Resumo | At present, water scarcity and concomitant climate change are increasingly seen as the main threat to human economies across large areas of the world. This is especially true of the Peruvian Central Andean highlands where lack of water is understood by experts as the single most threatened natural resource in the face of climate change and ever-retreating tropical glaciers. This is a sentiment echoed by local communities and populations.

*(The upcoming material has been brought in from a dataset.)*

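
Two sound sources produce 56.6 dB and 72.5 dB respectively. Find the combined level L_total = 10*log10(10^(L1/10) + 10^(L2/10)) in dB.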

In this Central Andean zone, it is the drier non-glaciated, Pacific-facing western mountain range –the Cordillera Negra– which is already suffering the debilitating economic and social effects of increased water shortage, including land abandonment, drought and crop failure, as well as out-migration of local populations and its effects on community social cohesion. Modern solutions to this dilemma have been to build small concrete dams along the headwaters of the Cordillera Negra. To an extent, this mirrors Prehispanic adaptations to the area. Indeed, in many cases the new dam has been placed on top of an older, pre-existing structure. These older Prehispanic dams were the product of millennia-long engineering projects that integrated these technologies with the immediate landscape. They were based on local know-how and were easily maintained by the community. Modern additions could hardly be more different, guided by a reliance on non-local expertise, cashflow, and with a functional lifespan of 50 years.
Juxtaposing old and new, I analyse the changing political ecology behind water availability and technological adaptations to the environment, thereby charting the origin of these hydraulic structures, their development and their shifting rationale and narrative of use.